Sur les frais irrépétibles
Aux termes de l’article 700 du code de procédure civile, « le juge condamne la partie tenue aux dépens ou qui perd son procès à payer à l’autre partie la somme qu’il détermine, au titre des frais exposés et non compris dans les dépens (…). Le juge tient compte de l’équité ou de la situation économique de la partie condamnée. Il peut, même d’office, pour des raisons tirées des mêmes considérations, dire qu’il n’y a lieu à condamnation.
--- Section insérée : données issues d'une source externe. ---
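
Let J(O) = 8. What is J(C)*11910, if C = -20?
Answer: 95280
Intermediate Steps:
J(C)*11910 = 8*11910 = 95280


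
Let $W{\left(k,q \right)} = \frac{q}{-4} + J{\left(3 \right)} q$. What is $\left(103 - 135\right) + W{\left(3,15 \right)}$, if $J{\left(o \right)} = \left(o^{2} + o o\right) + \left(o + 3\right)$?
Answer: $\frac{1297}{4} \approx 324.25$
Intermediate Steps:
$J{\left(o \right)} = 3 + o + 2 o^{2}$ ($J{\left(o \right)} = \left(o^{2} + o^{2}\right) + \left(3 + o\right) = 2 o^{2} + \left(3 + o\right) = 3 + o + 2 o^{2}$)
$W{\left(k,q \right)} = \frac{95 q}{4}$ ($W{\left(k,q \right)} = \frac{q}{-4} + \left(3 + 3 + 2 \cdot 3^{2}\right) q = q \left(- \frac{1}{4}\right) + \left(3 + 3 + 2 \cdot 9\right) q = - \frac{q}{4} + \left(3 + 3 + 18\right) q = - \frac{q}{4} + 24 q = \frac{95 q}{4}$)
$\left(103 - 135\right) + W{\left(3,15 \right)} = \left(103 - 135\right) + \frac{95}{4} \cdot 15 = -32 + \frac{1425}{4} = \frac{1297}{4}$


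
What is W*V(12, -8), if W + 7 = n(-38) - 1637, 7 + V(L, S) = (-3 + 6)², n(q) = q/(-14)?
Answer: -22978/7 ≈ -3282.6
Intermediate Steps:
n(q) = -q/14 (n(q) = q*(-1/14) = -q/14)
V(L, S) = 2 (V(L, S) = -7 + (-3 + 6)² = -7 + 3² = -7 + 9 = 2)
W = -11489/7 (W = -7 + (-1/14*(-38) - 1637) = -7 + (19/7 - 1637) = -7 - 11440/7 = -11489/7 ≈ -1641.3)
W*V(12, -8) = -11489/7*2 = -22978/7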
Les parties peuvent produire les justificatifs des sommes qu’elles demandent ».
Compte tenu de la nature du litige, l’équité commande de dire n’y avoir lieu à condamnation au titre des frais irrépétibles.
PAR CES MOTIFS
Le tribunal :
ORDONNE l’ouverture des opérations de comptes, liquidation et partage des successions de M. [X] [L], né le [Date naissance 19] 1934 à [Localité 24] (Seine-Maritime) et décédé le [Date décès 5] 2022 à [Localité 20] (Somme), ainsi que de Mme [Z] [D], épouse [L], née le [Date naissance 10] 1934 à [Localité 26] (Seine-Maritime) et décédée le [Date décès 8] 2022 à [Localité 27] (Somme) ;
COMMET pour procéder aux opérations liquidatives Me [F] [B], notaire à [Localité 20] (Somme), [Adresse 14] (tél. : [XXXXXXXX01] ; courriel : [Courriel 23]) ;
COMMET Mme [W] [I] et tout juge en charge du cabinet spécialisé (cabinet 2) de la première chambre civile du tribunal judiciaire d’Amiens pour surveiller les opérations de comptes, liquidation et partage ;
DIT qu’en cas d’empêchement du notaire et du juge ainsi commis, il sera procédé à leur remplacement par ordonnance rendue sur simple requête de la partie la plus diligente ;
RAPPELLE que le notaire commis doit convoquer les parties et rendre compte au juge commis, des difficultés rencontrées, et qu’il peut s’adjoindre un expert si la valeur ou la consistance des biens le justifie ;
ETEND la mission de Me [F] [B] à la consultation du fichier FICOBA pour le recueil des données concernant l’identification de tout compte bancaire ou postal ouvert au nom de M. [X] [L] et Mme [Z] [D] épouse [L] aux dates qu’elle indiquera à l’administration fiscale chargée de la gestion de ce fichier ;
A cet effet, ORDONNE et, au besoin, REQUIERT les responsables du fichier FICOBA, de répondre à toute demande dudit notaire (article L. 143 du livre des procédures fiscales) ;
RAPPELLE que le notaire doit dresser un état liquidatif établissant les comptes entre copartageants, la masse partageable, les droits des parties et la composition des lots à répartir dans un délai d’un an ;
RAPPELLE qu’en cas de désaccord entre les copartageants sur le projet d’état liquidatif dressé par le notaire, ce dernier transmet au juge commis un procès-verbal reprenant les dires respectifs des parties ainsi que le projet d’état liquidatif ;
RAPPELLE enfin que toutes les demandes alors faites par les copartageants entre les mêmes parties constituent une seule instance et que toute demande distincte est irrecevable à moins que le fondement des prétentions ne soit né ou ne soit révélé que postérieurement à l’établissement du rapport par le juge commis ;
RAPPELLE que si la valeur ou la consistance des biens dépendant de la succession le justifie, le notaire commis peut s’adjoindre un expert, choisi d’un commun accord entre les parties ou, à défaut, désigné par le juge commis, en application de l’article 1365 du code de procédure civile ;
DIT que les dépens seront employés en frais privilégiés de partage ;
DIT n’y avoir lieu à condamnation au titre des frais irrépétibles.
Le jugement est signé par le président et la greffière.